The research, released Wednesday, found that California credit unions generated $17 billion of economic activity in 2016 and Nevada credit unions generated $803 million of economic activity in 2016.
Job creation, economic contributions, member benefits and community lending were factors in the calculations, as were credit union balance sheets, call reports and operational data, according to the report.
“The economic impact of all credit unions in California and Nevada, both locally headquartered and non-local, is the same as some of the largest corporations in America,” the study reported, citing Kraft Heinz, General Mills and Xerox — each having approximately $17-$18 billion in annual revenue.
“In addition to making a substantial economic impact in the communities they serve, this information reaffirms credit unions’ efforts to empower their members by helping them make wise financial decisions,” California and Nevada Credit Union Leagues President and CEO Diana Dykstra added.
The report noted that California credit unions, which have 10.8 million members, generated the following in 2016:
- $6 billion in direct spending
- Support for 104,861 jobs, including 30,002 directly employed at credit unions
- $1.5 billion in economic benefits from member savings
- $55 billion in mortgage lending (198,000 loans)
- $32.2 billion in auto lending (2 million loans)
- $5.2 billion in credit card lending on 2 million credit cards
- $833 million small business lending (28,000 loans)

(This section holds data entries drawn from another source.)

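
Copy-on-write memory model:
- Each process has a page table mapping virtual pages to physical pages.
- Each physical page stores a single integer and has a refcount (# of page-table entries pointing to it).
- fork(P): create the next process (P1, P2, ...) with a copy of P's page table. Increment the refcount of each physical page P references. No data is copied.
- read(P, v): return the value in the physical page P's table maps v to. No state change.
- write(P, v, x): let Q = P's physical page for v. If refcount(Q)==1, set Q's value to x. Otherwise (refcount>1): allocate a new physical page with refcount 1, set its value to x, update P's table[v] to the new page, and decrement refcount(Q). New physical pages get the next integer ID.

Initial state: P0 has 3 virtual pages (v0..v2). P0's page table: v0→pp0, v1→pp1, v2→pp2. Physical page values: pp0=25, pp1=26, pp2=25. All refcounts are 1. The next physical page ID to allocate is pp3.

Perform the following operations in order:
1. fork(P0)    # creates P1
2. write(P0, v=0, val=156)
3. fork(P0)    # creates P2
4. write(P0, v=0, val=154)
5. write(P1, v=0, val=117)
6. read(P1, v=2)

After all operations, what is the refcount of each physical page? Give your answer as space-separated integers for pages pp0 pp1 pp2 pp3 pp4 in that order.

Op 1: fork(P0) -> P1. 3 ppages; refcounts: pp0:2 pp1:2 pp2:2
Op 2: write(P0, v0, 156). refcount(pp0)=2>1 -> COPY to pp3. 4 ppages; refcounts: pp0:1 pp1:2 pp2:2 pp3:1
Op 3: fork(P0) -> P2. 4 ppages; refcounts: pp0:1 pp1:3 pp2:3 pp3:2
Op 4: write(P0, v0, 154). refcount(pp3)=2>1 -> COPY to pp4. 5 ppages; refcounts: pp0:1 pp1:3 pp2:3 pp3:1 pp4:1
Op 5: write(P1, v0, 117). refcount(pp0)=1 -> write in place. 5 ppages; refcounts: pp0:1 pp1:3 pp2:3 pp3:1 pp4:1
Op 6: read(P1, v2) -> 25. No state change.

Answer: 1 3 3 1 1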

Nevada credit unions, which have 513,303 members, generated the following in 2016:
- $803 million in total economic activity and $390 million in direct spending
- Support for 5,453 jobs, including 2,076 directly employed at credit unions
- $54.6 million in economic benefits from member savings
- $1.2 billion in mortgage lending (6,000 loans)

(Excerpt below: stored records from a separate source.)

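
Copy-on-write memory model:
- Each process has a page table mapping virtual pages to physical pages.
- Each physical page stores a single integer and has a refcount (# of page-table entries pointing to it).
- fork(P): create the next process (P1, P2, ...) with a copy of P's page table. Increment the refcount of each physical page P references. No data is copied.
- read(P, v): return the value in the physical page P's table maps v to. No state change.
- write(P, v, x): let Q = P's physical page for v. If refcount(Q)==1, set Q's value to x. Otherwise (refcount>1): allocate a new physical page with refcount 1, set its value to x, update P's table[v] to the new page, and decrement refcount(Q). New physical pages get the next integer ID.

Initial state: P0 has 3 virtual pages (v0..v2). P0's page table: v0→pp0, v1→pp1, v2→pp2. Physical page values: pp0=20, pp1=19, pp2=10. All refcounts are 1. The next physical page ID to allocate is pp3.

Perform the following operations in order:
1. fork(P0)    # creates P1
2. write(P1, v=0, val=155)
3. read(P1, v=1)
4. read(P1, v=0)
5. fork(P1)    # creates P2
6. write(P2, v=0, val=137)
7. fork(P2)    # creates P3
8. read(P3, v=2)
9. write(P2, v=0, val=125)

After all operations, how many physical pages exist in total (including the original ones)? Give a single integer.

Op 1: fork(P0) -> P1. 3 ppages; refcounts: pp0:2 pp1:2 pp2:2
Op 2: write(P1, v0, 155). refcount(pp0)=2>1 -> COPY to pp3. 4 ppages; refcounts: pp0:1 pp1:2 pp2:2 pp3:1
Op 3: read(P1, v1) -> 19. No state change.
Op 4: read(P1, v0) -> 155. No state change.
Op 5: fork(P1) -> P2. 4 ppages; refcounts: pp0:1 pp1:3 pp2:3 pp3:2
Op 6: write(P2, v0, 137). refcount(pp3)=2>1 -> COPY to pp4. 5 ppages; refcounts: pp0:1 pp1:3 pp2:3 pp3:1 pp4:1
Op 7: fork(P2) -> P3. 5 ppages; refcounts: pp0:1 pp1:4 pp2:4 pp3:1 pp4:2
Op 8: read(P3, v2) -> 10. No state change.
Op 9: write(P2, v0, 125). refcount(pp4)=2>1 -> COPY to pp5. 6 ppages; refcounts: pp0:1 pp1:4 pp2:4 pp3:1 pp4:1 pp5:1

Answer: 6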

- $917 million in auto lending (57,000 loans)
- $84 million in credit card lending on 51,000 credit cards
- $22 million in small business lending (700 loans)
ECONorthwest said it used a “multiplier-effect” model to extrapolate its conclusions and that it included both locally headquartered institutions and out-of-state institutions with a local presence. Member benefits calculations factored in lower interest rates, higher deposit rates and lower fees.
Earlier this month, ECONorthwest released another report showing that credit unions in Washington and Oregon had a $7.7 billion economic impact in 2016, equivalent to the annual revenue of companies such as Hershey and Mutual of Omaha. That study involved 148 credit unions in those states.
“Performing a high-level, independent economic analysis documents credit unions’ economic impact on communities, and the financial empowerment they provide to members,” Northwest Credit Union Association President and CEO Troy Stang said.
“This leading-edge study will help elected officials and other community groups understand that credit unions’ not-for-profit, cooperative structure inherently holds them accountable to members. This data makes it clear that consumers must always have access to the cooperative financial services model.”
ECONorthwest said it intends to conduct a similar study for the Idaho Credit Union League later this year.